Theresa May has slapped down anonymous MPs who used violent imagery to describe a possible coup to unseat her.
Weekend newspapers reported Tory backbenchers saying the prime minister would be “knifed” and that she should “bring her own noose” to a meeting with MPs to discuss her Brexit plans.
The PM’s official spokesman said May expected those in public life to avoid “dehumanising” and “derogatory” language.
“I don’t intend to dignify those specific anonymous comments with a response,” the spokesman told a regular Westminster media briefing.
“The prime minister has always been very clear that we must set a tone in public discourse that is neither dehumanising nor derogatory.
“Personal vitriol has no place in our politics.”
The vicious attacks marked the start of what is expected to be a tough week for the prime minister, with some observers speculating that the number of MPs calling for her removal may reach the 48 figure which would trigger a vote of no confidence.
May was due to tell MPs that the UK’s Brexit deal was 95% complete and that “important progress” had been made on issues like security, transport and services since last month’s fractious summit in Salzburg.
In a Commons statement after talks with EU leaders in Brussels, the prime minister will say the “shape of the deal across the vast majority” of the withdrawal agreement was now clear.

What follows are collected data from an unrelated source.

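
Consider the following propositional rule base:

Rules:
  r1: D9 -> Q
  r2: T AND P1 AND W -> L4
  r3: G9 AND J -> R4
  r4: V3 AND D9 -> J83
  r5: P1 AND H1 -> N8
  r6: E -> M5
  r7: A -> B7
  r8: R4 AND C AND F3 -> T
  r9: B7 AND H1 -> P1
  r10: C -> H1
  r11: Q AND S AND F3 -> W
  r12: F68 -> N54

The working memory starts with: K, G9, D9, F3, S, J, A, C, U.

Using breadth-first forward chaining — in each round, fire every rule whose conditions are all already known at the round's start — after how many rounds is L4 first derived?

3

[1] r1 [D9 -> Q]; r3 [G9 AND J -> R4]; r7 [A -> B7]; r10 [C -> H1]. ⇒ new: Q, R4, B7, H1.
[2] r8 [R4 AND C AND F3 -> T]; r9 [B7 AND H1 -> P1]; r11 [Q AND S AND F3 -> W]. ⇒ new: T, P1, W.
[3] r2 [T AND P1 AND W -> L4]; r5 [P1 AND H1 -> N8]. ⇒ new: L4, N8.
L4 first appears in round 3.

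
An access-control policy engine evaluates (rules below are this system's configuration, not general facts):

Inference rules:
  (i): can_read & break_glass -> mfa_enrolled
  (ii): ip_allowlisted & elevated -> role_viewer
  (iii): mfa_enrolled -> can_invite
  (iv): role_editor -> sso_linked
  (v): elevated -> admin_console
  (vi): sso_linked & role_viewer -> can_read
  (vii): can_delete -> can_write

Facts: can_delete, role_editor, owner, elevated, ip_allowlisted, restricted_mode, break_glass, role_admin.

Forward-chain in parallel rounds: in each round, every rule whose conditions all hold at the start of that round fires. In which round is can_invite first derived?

4

Round 1: (ii) [ip_allowlisted & elevated -> role_viewer]; (iv) [role_editor -> sso_linked]; (v) [elevated -> admin_console]; (vii) [can_delete -> can_write]. New: role_viewer, sso_linked, admin_console, can_write.
Round 2: (vi) [sso_linked & role_viewer -> can_read]. New: can_read.
Round 3: (i) [can_read & break_glass -> mfa_enrolled]. New: mfa_enrolled.
Round 4: (iii) [mfa_enrolled -> can_invite]. New: can_invite.
can_invite first appears in round 4.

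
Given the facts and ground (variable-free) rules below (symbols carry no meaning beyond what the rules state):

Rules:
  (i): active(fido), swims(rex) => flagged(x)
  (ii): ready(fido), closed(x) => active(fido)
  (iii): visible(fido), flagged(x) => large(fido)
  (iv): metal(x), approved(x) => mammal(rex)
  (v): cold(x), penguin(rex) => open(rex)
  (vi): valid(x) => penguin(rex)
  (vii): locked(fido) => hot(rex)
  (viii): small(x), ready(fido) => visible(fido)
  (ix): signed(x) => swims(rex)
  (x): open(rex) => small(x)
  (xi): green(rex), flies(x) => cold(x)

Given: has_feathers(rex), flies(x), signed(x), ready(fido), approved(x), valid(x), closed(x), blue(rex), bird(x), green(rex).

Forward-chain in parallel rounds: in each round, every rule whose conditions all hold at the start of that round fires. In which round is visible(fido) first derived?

4

Round 1 — (ii), (vi), (ix), (xi), derive active(fido), penguin(rex), swims(rex), cold(x).
Round 2 — (i), (v), derive flagged(x), open(rex).
Round 3 — (x), derive small(x).
Round 4 — (viii), derive visible(fido).
visible(fido) first appears in round 4.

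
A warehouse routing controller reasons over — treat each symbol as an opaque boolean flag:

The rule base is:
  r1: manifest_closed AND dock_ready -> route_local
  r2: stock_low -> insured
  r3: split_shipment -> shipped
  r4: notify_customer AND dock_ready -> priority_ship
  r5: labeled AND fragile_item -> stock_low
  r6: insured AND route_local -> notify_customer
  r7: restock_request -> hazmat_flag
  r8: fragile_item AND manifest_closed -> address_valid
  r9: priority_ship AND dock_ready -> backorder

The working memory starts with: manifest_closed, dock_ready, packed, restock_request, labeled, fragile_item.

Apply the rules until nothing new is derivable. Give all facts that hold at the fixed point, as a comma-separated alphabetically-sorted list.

Round 1: r1 [manifest_closed AND dock_ready -> route_local]; r5 [labeled AND fragile_item -> stock_low]; r7 [restock_request -> hazmat_flag]; r8 [fragile_item AND manifest_closed -> address_valid]. Adds route_local, stock_low, hazmat_flag, address_valid.
Round 2: r2 [stock_low -> insured]. Adds insured.
Round 3: r6 [insured AND route_local -> notify_customer]. Adds notify_customer.
Round 4: r4 [notify_customer AND dock_ready -> priority_ship]. Adds priority_ship.
Round 5: r9 [priority_ship AND dock_ready -> backorder]. Adds backorder.

address_valid, backorder, dock_ready, fragile_item, hazmat_flag, insured, labeled, manifest_closed, notify_customer, packed, priority_ship, restock_request, route_local, stock_low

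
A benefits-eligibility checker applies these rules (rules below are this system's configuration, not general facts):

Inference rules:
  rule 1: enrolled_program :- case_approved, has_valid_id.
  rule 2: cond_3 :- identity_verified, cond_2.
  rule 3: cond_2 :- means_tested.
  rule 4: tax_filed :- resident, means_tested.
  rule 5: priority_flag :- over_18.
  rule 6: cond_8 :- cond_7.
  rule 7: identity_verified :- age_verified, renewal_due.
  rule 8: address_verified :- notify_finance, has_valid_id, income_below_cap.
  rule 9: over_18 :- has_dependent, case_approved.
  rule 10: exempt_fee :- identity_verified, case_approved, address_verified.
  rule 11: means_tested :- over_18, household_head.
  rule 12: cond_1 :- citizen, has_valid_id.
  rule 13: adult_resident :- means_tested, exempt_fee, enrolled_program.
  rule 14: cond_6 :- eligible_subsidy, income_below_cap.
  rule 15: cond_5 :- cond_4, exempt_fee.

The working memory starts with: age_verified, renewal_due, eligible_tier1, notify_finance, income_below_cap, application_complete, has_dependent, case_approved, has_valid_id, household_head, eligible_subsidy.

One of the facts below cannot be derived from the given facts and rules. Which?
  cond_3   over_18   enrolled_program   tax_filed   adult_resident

tax_filed

Round 1: rule 1 [enrolled_program :- case_approved, has_valid_id.]; rule 7 [identity_verified :- age_verified, renewal_due.]; rule 8 [address_verified :- notify_finance, has_valid_id, income_below_cap.]; rule 9 [over_18 :- has_dependent, case_approved.]; rule 14 [cond_6 :- eligible_subsidy, income_below_cap.]. New: enrolled_program, identity_verified, address_verified, over_18, cond_6.
Round 2: rule 5 [priority_flag :- over_18.]; rule 10 [exempt_fee :- identity_verified, case_approved, address_verified.]; rule 11 [means_tested :- over_18, household_head.]. New: priority_flag, exempt_fee, means_tested.
Round 3: rule 3 [cond_2 :- means_tested.]; rule 13 [adult_resident :- means_tested, exempt_fee, enrolled_program.]. New: cond_2, adult_resident.
Round 4: rule 2 [cond_3 :- identity_verified, cond_2.]. New: cond_3.
Derived: over_18 (round 1), cond_3 (round 4), enrolled_program (round 1), adult_resident (round 3). tax_filed never appears in any round.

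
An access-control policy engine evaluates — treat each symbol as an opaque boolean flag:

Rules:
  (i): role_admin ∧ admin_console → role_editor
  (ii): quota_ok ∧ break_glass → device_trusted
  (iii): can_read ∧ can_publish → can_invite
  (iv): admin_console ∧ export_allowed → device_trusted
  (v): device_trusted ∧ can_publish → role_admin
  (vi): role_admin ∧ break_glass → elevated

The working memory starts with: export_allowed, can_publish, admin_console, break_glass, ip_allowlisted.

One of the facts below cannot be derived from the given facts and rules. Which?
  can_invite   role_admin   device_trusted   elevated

can_invite

Round 1 — (iv), derive device_trusted.
Round 2 — (v), derive role_admin.
Round 3 — (i), (vi), derive role_editor, elevated.
Derived: role_admin (round 2), elevated (round 3), device_trusted (round 1). can_invite never appears in any round.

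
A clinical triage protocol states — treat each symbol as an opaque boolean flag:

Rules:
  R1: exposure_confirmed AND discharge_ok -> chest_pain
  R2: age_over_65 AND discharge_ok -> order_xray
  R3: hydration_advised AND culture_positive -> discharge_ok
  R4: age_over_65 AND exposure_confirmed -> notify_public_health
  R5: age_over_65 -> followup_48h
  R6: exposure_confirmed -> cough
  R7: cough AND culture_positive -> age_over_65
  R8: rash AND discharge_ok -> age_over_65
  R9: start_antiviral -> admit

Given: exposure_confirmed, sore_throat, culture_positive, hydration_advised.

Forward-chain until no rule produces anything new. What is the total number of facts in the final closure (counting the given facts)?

11

Round 1: R3 [hydration_advised AND culture_positive -> discharge_ok]; R6 [exposure_confirmed -> cough]. New: discharge_ok, cough.
Round 2: R1 [exposure_confirmed AND discharge_ok -> chest_pain]; R7 [cough AND culture_positive -> age_over_65]. New: chest_pain, age_over_65.
Round 3: R2 [age_over_65 AND discharge_ok -> order_xray]; R4 [age_over_65 AND exposure_confirmed -> notify_public_health]; R5 [age_over_65 -> followup_48h]. New: order_xray, notify_public_health, followup_48h.
Closure: {age_over_65, chest_pain, cough, culture_positive, discharge_ok, exposure_confirmed, followup_48h, hydration_advised, notify_public_health, order_xray, sore_throat} — 11 facts.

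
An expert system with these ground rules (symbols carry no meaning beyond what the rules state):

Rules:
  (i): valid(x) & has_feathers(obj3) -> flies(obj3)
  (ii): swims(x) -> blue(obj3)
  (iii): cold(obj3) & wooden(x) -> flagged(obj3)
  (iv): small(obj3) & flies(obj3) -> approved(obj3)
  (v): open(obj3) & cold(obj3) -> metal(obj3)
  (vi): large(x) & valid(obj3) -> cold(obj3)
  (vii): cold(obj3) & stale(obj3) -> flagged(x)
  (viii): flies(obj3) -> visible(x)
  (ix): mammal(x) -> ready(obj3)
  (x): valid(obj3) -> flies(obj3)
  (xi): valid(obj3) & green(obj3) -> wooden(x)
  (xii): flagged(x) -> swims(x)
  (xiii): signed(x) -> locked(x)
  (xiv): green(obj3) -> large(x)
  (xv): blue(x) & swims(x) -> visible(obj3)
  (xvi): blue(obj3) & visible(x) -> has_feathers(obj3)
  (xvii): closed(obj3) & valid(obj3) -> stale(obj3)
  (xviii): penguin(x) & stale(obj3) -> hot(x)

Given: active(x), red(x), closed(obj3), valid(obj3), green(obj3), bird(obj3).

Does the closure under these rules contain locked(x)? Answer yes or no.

no

Round 1 fires (x), (xi), (xiv), (xvii), giving flies(obj3), wooden(x), large(x), stale(obj3).
Round 2 fires (vi), (viii), giving cold(obj3), visible(x).
Round 3 fires (iii), (vii), giving flagged(obj3), flagged(x).
Round 4 fires (xii), giving swims(x).
Round 5 fires (ii), giving blue(obj3).
Round 6 fires (xvi), giving has_feathers(obj3).
Fixed point reached. locked(x) is concluded only by (xiii); (xiii) needs signed(x) (never derived).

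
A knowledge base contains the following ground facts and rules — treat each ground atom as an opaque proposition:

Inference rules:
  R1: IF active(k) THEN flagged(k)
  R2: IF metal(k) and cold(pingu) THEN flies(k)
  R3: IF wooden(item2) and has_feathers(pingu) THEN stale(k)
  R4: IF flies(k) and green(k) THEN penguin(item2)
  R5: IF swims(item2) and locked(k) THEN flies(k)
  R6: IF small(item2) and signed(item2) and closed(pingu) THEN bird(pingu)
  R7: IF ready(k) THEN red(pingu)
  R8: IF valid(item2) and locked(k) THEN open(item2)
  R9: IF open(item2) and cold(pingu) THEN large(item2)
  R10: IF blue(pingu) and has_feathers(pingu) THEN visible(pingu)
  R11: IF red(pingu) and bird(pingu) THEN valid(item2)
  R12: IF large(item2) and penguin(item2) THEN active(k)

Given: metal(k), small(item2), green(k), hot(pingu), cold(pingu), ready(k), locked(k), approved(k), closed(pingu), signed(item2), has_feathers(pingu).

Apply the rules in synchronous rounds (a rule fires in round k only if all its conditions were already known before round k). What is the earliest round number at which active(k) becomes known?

Round 1 fires R2, R6, R7, giving flies(k), bird(pingu), red(pingu).
Round 2 fires R4, R11, giving penguin(item2), valid(item2).
Round 3 fires R8, giving open(item2).
Round 4 fires R9, giving large(item2).
Round 5 fires R12, giving active(k).
active(k) first appears in round 5.

5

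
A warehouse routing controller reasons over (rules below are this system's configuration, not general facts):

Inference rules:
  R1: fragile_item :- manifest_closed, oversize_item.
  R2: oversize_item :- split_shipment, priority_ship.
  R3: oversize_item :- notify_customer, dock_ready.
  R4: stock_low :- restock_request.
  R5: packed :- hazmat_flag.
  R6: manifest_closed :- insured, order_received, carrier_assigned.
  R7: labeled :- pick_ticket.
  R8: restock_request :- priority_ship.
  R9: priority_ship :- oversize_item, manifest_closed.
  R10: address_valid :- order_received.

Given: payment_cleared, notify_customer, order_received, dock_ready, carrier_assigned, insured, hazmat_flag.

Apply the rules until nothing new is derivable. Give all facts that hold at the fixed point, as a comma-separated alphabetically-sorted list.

address_valid, carrier_assigned, dock_ready, fragile_item, hazmat_flag, insured, manifest_closed, notify_customer, order_received, oversize_item, packed, payment_cleared, priority_ship, restock_request, stock_low

Round 1 — R3, R5, R6, R10, derive oversize_item, packed, manifest_closed, address_valid.
Round 2 — R1, R9, derive fragile_item, priority_ship.
Round 3 — R8, derive restock_request.
Round 4 — R4, derive stock_low.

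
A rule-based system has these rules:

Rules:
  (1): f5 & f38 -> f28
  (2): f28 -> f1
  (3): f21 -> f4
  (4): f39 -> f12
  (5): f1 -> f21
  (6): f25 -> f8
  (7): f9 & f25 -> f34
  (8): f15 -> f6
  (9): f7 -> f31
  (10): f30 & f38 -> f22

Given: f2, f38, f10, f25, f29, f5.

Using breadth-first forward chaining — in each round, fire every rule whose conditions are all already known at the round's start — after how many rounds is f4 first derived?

Round 1: (1) [f5 & f38 -> f28]; (6) [f25 -> f8]. Adds f28, f8.
Round 2: (2) [f28 -> f1]. Adds f1.
Round 3: (5) [f1 -> f21]. Adds f21.
Round 4: (3) [f21 -> f4]. Adds f4.
f4 first appears in round 4.

4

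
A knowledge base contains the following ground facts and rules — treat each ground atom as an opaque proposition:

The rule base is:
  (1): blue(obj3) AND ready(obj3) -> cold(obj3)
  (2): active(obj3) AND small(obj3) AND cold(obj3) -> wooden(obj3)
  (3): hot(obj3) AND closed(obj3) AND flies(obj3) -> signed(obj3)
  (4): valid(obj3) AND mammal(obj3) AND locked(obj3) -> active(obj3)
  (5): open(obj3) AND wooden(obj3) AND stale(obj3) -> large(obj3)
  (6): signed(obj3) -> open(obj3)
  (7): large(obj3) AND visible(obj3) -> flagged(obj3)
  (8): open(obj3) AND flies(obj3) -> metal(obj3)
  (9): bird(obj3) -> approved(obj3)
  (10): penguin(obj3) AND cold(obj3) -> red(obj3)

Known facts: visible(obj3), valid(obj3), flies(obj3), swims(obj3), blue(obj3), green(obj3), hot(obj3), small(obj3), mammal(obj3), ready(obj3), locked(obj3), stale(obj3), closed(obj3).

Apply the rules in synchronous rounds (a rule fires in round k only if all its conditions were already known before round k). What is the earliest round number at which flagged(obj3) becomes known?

4

Round 1 fires (1), (3), (4), giving cold(obj3), signed(obj3), active(obj3).
Round 2 fires (2), (6), giving wooden(obj3), open(obj3).
Round 3 fires (5), (8), giving large(obj3), metal(obj3).
Round 4 fires (7), giving flagged(obj3).
flagged(obj3) first appears in round 4.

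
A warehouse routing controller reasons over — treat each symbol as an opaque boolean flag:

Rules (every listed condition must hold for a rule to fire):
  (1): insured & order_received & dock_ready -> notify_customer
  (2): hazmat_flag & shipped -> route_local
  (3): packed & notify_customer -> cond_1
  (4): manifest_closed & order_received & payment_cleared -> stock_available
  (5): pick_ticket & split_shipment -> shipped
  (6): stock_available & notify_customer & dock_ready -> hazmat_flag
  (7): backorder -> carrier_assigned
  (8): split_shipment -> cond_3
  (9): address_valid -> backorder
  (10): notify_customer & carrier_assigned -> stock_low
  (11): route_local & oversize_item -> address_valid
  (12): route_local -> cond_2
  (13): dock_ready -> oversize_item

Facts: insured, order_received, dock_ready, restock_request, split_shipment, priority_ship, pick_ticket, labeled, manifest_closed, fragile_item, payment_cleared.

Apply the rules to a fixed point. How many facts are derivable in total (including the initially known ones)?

[1] (1) [insured & order_received & dock_ready -> notify_customer]; (4) [manifest_closed & order_received & payment_cleared -> stock_available]; (5) [pick_ticket & split_shipment -> shipped]; (8) [split_shipment -> cond_3]; (13) [dock_ready -> oversize_item]. ⇒ new: notify_customer, stock_available, shipped, cond_3, oversize_item.
[2] (6) [stock_available & notify_customer & dock_ready -> hazmat_flag]. ⇒ new: hazmat_flag.
[3] (2) [hazmat_flag & shipped -> route_local]. ⇒ new: route_local.
[4] (11) [route_local & oversize_item -> address_valid]; (12) [route_local -> cond_2]. ⇒ new: address_valid, cond_2.
[5] (9) [address_valid -> backorder]. ⇒ new: backorder.
[6] (7) [backorder -> carrier_assigned]. ⇒ new: carrier_assigned.
[7] (10) [notify_customer & carrier_assigned -> stock_low]. ⇒ new: stock_low.
Closure: {address_valid, backorder, carrier_assigned, cond_2, cond_3, dock_ready, fragile_item, hazmat_flag, insured, labeled, manifest_closed, notify_customer, order_received, oversize_item, payment_cleared, pick_ticket, priority_ship, restock_request, route_local, shipped, split_shipment, stock_available, stock_low} — 23 facts.

23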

Protocols have been developed on how Brexit would affect Gibraltar and the UK’s military base in Cyprus.
“And all of this, from the last three weeks alone, is in addition to the agreements we had already reached,” she will say.
May spoke with Cabinet colleagues in lengthy telephone conference calls over the weekend, which Downing Street described as a chance to “give an update on the negotiations”.
She will tell the Commons that “taking all of this together, 95% of the withdrawal agreement and its protocols are now settled”.
But she will add: “As I set out last week, the original backstop proposal from the EU was one we could not accept, as it would mean creating a customs border down the Irish Sea and breaking up the integrity of the UK.
“I do not believe that any UK prime minister could ever accept this. And I certainly will not.”
Furious backbenchers warned the prime minister that she was “drinking in the last chance saloon” after tensions flared over her negotiating strategy following a Brussels summit.
But senior Brexiteer Chris Grayling called for calm, warning of the danger of Britain leaving the EU without a deal.
Asked about a possible no-confidence vote, the transport secretary told BBC Radio 4’s Today programme: “This is really a moment for calm, level heads.
“We have got to get through the last bit of negotiation. There will be a vote in Parliament that follows.
“The reality is that, if the deal on offer is something that can’t get through Parliament, we will end up in a no-deal situation, so it is in everyone’s interest, the European Union and us, to make sure that what we agree is something that both sides can accept.”
Former Cabinet ministers and hard Brexiteers Iain Duncan Smith and Owen Paterson denied undermining the Prime Minister after meeting the EU’s chief Brexit negotiator, Michel Barnier, in Brussels.
Duncan Smith said: “We are presenting some ideas which we think are constructive and we had a constructive discussion.
“Now we are going to go back and talk to the government about it.”
He added that whoever briefed in violent terms about the prime minister’s future “needs to have the fullest weight of the Conservative Party upon them”.
“It has nothing to do with our politics, it has nothing to do with this issue,” he told reporters in Brussels, adding that Mrs May had his “full support”.
Asked if the EU was making contingency plans for a change of political leadership in the UK, European Commission spokesman Margaritis Schinas said: “As to political developments in Whitehall, this is for Whitehall, not for the Berlaymont [the EC’s Brussels HQ].”
Labour has warned Mrs May that it ouldl not back her Brexit blueprint when it reaches the Commons.
Shadow Brexit secretary Sir Keir Starmer said there was a “real lack of confidence” that Mrs May coud bring back “anything by way of a good deal”.